When it comes to over the top theatrical shock and insanity, there’s nothing better than the gang at Extension-Korda. Their 2017 production of Evil Dead: The Musical set the bar for sarcastic, retro comedy with outrageous jokes, silly songs and incredible fun. This year they decided to take Evil Dead head on with the sarcastic musical version the 1936 anti-marijuana movie Reefer Madness.
The results are absolutely hilarious and something that has to be seen to be believed.
Joey Wright pulled off an instant hit in his directorial debut. He amassed a great cast, an awesome musical score and the most asinine script I’ve ever seen in live theatre. While nowhere near as bloody as Evil Dead, Reefer Madness was full of everything someone would expect in an exploitation film. From high school students being lured by pushers to try marijuana to a hit and run accident, manslaughter, suicide, attempted rape, hallucinations, and descent into madness due to marijuana addiction, all while being told by narrator/ high school principal Dr. Alfred Carroll (Mark Worsley).

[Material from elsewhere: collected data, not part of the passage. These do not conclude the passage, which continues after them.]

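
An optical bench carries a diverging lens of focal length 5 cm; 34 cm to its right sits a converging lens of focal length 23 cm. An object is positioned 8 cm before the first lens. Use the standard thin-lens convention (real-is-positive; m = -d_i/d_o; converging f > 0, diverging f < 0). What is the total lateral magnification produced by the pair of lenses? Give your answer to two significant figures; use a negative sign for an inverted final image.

-0.63

Applying the thin-lens equation to the first lens, 1/(-5) = 1/8 + 1/d_i1, which gives d_i1 = -3.077 cm.
Its lateral magnification is m_1 = -d_i1/d_o1 = -(-3.077)/8 = 0.3846.
The intermediate image is virtual, 3.077 cm to the left of lens 1, so d_o2 = L - d_i1 = 34 - (-3.077) = 37.077 cm.
Applying the thin-lens equation again with f_2 = 23 cm and d_o2 = 37.077 cm gives d_i2 = 60.579 cm.
m_2 = -(60.579)/(37.077) = -1.6339.
The system's lateral magnification is m_1 m_2 = (0.3846)(-1.6339) = -0.6284.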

Worsley’s performance is priceless. His dedication to telling the story as straight-laced as possible is almost worth the price of admission alone. Dressed in a suit and waiving an iron fist, he lectures the audience about the story that unfolds before them, attempting to educate and stir the crowd up about the dangers of cannabis use and how the epidemic has spread into their community.

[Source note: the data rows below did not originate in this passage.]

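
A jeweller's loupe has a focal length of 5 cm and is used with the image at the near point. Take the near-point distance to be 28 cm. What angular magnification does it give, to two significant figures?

M = 1 + D/f = 1 + 28/5 = 6.600.

6.6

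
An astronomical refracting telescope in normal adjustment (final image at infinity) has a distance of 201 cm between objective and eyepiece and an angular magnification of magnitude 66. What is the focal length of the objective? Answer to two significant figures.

In normal adjustment the tube length equals f_obj + f_eye and |M| = f_obj/f_eye.
So f_obj = 66 f_eye and 66 f_eye + f_eye = 201 cm, giving f_eye = 201/67 = 3.000 cm and f_obj = 198.000 cm.

200 cm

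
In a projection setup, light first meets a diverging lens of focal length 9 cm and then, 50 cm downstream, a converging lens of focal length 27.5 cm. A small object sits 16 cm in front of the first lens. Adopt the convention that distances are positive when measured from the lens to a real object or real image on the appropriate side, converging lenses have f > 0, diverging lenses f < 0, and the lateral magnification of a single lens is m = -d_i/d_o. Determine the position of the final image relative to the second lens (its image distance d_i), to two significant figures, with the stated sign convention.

Applying the thin-lens equation to the first lens, 1/(-9) = 1/16 + 1/d_i1, which gives d_i1 = -5.760 cm.
With d_i1 < 0 the first image is virtual and lies on the object side; the object distance for lens 2 is d_o2 = 50 - (-5.760) = 55.760 cm.
Applying the thin-lens equation again with f_2 = 27.5 cm and d_o2 = 55.760 cm gives d_i2 = 54.260 cm.

54 cm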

The gist of the story in this raucous musical comedy centers around a tongue-in-cheek look at the hysteria caused when clean-cut kids fall prey to marijuana, leading them on a hysterical downward spiral filled with evil jazz music, sex and violence. Jeremy Burke played the central character, Jimmy, who’s madly in love with his girlfriend Mary Lane, played by Hope Forman (who also doubled as the amazing choreographer of this insatiable masterwork).

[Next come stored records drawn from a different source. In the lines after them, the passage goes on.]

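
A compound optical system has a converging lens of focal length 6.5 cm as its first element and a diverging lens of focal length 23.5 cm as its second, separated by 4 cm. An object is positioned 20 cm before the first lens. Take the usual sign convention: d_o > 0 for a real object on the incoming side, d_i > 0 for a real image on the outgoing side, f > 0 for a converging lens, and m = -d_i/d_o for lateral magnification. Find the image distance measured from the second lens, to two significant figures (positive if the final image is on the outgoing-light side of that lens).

7.4 cm

First lens: d_i1 = 1/(1/6.5 - 1/20) = 9.630 cm.
This image would form 9.630 cm past lens 1, i.e. 5.630 cm beyond lens 2, so it is a virtual object for lens 2: d_o2 = 4 - 9.630 = -5.630 cm.
Second lens: d_i2 = 1/(1/(-23.5) - 1/(-5.630)) = 7.403 cm.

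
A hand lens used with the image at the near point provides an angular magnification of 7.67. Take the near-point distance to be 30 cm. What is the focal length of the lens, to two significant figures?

For the image at the near point, M = 1 + D/f.
f = D/(M - 1) = 30/(7.67 - 1) = 4.498 cm.

4.5 cm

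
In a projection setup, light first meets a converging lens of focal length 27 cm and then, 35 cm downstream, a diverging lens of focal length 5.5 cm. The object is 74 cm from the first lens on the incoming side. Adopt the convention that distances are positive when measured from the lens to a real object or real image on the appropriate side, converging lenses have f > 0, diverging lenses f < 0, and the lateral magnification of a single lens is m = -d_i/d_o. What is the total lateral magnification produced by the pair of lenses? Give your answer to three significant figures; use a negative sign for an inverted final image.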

Burke was outlandishly funny throughout the entire trip. He started out as a mild-mannered young lad with ambitions of reading Romeo and Juliet with Mary, but as the show progresses, he starts to lose his mind and his identity. With eccentric movements, crazy hallucination scenes and some wicked tunes, Burke was a show-within-a-show all by himself, especially in his first stoned scene – complete with the cast undressing him to what appears to be nothing but a marijuana leaf as he loses his senses. It’s one hell of a fun ride.
The best part of shows like Reefer Madness is the entire ensemble – with Extension-Korda you’re either all in or not part of it – and the cast of Reefer Madness is indeed ALL IN. Actors involved in this musical high are Lizz Dietrich, Joey Wright, Gemma Cunial, Dalton Mugridge, Kimberly Babb, Amanda Gray, Nicole Clark and Vienne Seto. Each one has their own moment and their own chance to shine. It’s basically debauchery at its finest and the entire cast is there to stir it all up.
One of the interesting things about this production is the use of original music recorded by music director Aaron Gasparini. His take on the songs gave the show a campier life and aligned it with shows like Rocky Horror and Evil Dead. I actually couldn’t imagine the show without the music as it was recorded for this production – he should market that soundtrack to other local theatres producing this outlandish musical.
The show is fun, it pushed the limits and it feels like one big high – and local theatre doesn’t get much better than that.
Reefer Madness continues with three final shows this weekend (July 4, 5 and 6) at Kordazone Theatre at 2520 Seminole Street in Windsor.